From 5d1de8684cc012a654a30c0fbd36abcb42b8c8b0 Mon Sep 17 00:00:00 2001
From: Erik Nygren <erik.nygren@sbb.ch>
Date: Fri, 5 Jul 2019 15:27:35 -0400
Subject: [PATCH] fixed reward function bug where taking illegal actions at
 split switch were rewarded!

---
 flatland/envs/rail_env.py | 4 +++-
 1 file changed, 3 insertions(+), 1 deletion(-)

diff --git a/flatland/envs/rail_env.py b/flatland/envs/rail_env.py
index b4a56a8..abc8a73 100644
--- a/flatland/envs/rail_env.py
+++ b/flatland/envs/rail_env.py
@@ -231,7 +231,7 @@ class RailEnv(Environment):
                 self.rewards_dict[iAgent] += stop_penalty
 
             if not agent.moving and not (action == RailEnvActions.DO_NOTHING or action == RailEnvActions.STOP_MOVING):
-                # Only allow agent to start moving by pressing forward.

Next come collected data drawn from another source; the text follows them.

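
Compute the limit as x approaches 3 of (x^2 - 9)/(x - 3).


Direct substitution gives 0/0, so we factor the numerator.
Factor: (x^2 - 9) = (x - 3)(x + 3)
Cancel the common factor (x - 3):
(x^2 - 9)/(x - 3) = (x + 3)
Now substitute x = 3:
= (3) - (-3) = 6

6


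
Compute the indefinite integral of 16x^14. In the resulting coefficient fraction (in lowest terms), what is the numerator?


Apply the power rule for integration:
integral of ax^n dx = a/(n+1) * x^(n+1) + C
integral of 16x^14 dx
= 16/15 * x^15 + C
The coefficient in lowest terms is 16/15, and its numerator is 16

16


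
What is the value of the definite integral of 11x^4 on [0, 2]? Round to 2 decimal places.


Find the antiderivative of 11x^4:
F(x) = 11/5 * x^5
Apply the Fundamental Theorem of Calculus:
F(2) - F(0)
= 11/5 * 2^5 - 11/5 * 0^5
= 11/5 * (32 - 0)
= 11/5 * 32
= 352/5 = 70.40

70.40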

+                # Allow agent to start with any forward or direction action
                 agent.moving = True
                 self.rewards_dict[iAgent] += start_penalty
 
@@ -270,6 +270,7 @@ class RailEnv(Environment):
                             else:
                                 # TODO: an invalid action was chosen after entering the cell. The agent cannot move.

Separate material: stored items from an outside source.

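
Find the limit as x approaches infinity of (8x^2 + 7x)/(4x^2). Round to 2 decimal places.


For limits at infinity with equal-degree polynomials,
we compare leading coefficients.
Numerator leading term: 8x^2
Denominator leading term: 4x^2
Divide both by x^2:
lim = (8 + 7/x) / (4)
As x -> infinity, the 1/x and 1/x^2 terms vanish:
= 8/4 = 2 = 2.00

2.00


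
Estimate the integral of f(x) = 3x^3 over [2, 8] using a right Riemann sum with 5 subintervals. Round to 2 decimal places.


Right Riemann sum uses right endpoints of each subinterval.
Interval: [2, 8], n = 5
dx = (8 - 2) / 5 = 6/5
Right endpoints: [16/5, 22/5, 28/5, 34/5, 8]
f values: [12288/125, 31944/125, 65856/125, 117912/125, 1536]
Sum = dx * (sum of f values)
= 6/5 * 3360
= 4032 = 4032.00

4032.00


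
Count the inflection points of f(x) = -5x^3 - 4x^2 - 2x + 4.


Inflection points occur where f''(x) = 0 and concavity changes.
f(x) = -5x^3 - 4x^2 - 2x + 4
f'(x) = -15x^2 - 8x - 2
f''(x) = -30x - 8
Set f''(x) = 0:
-30x - 8 = 0
x = 8 / (-30) = -4/15
Since f''(x) is linear (degree 1), it changes sign at this point.
Therefore there is exactly 1 inflection point.

1


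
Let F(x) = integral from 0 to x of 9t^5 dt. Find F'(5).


By the Fundamental Theorem of Calculus (Part 1):
If F(x) = integral from 0 to x of f(t) dt, then F'(x) = f(x)
Here f(t) = 9t^5
So F'(x) = 9x^5
Evaluate at x = 5:
F'(5) = 9 * 5^5
= 9 * 3125
= 28125

28125


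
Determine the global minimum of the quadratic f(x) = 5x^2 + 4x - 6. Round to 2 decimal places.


For a quadratic f(x) = ax^2 + bx + c with a > 0, the minimum is at the vertex.
Vertex x-coordinate: x = -b/(2a)
x = -(4) / (2 * 5)
x = -4/10 = -2/5
Substitute back to find the minimum value:
f(-2/5) = 5 * (-2/5)^2 + 4 * (-2/5) - 6
= 4/5 - 8/5 - 6
= -34/5 = -6.80

-6.80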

                                 self.rewards_dict[iAgent] += invalid_action_penalty
+                                self.rewards_dict[iAgent] += step_penalty * agent.speed_data['speed']
                                 agent.moving = False
                                 self.rewards_dict[iAgent] += stop_penalty
 
@@ -277,6 +278,7 @@ class RailEnv(Environment):
                         else:
                             # TODO: an invalid action was chosen after entering the cell. The agent cannot move.
                             self.rewards_dict[iAgent] += invalid_action_penalty
+                            self.rewards_dict[iAgent] += step_penalty * agent.speed_data['speed']
                             agent.moving = False
                             self.rewards_dict[iAgent] += stop_penalty
 
-- 
GitLab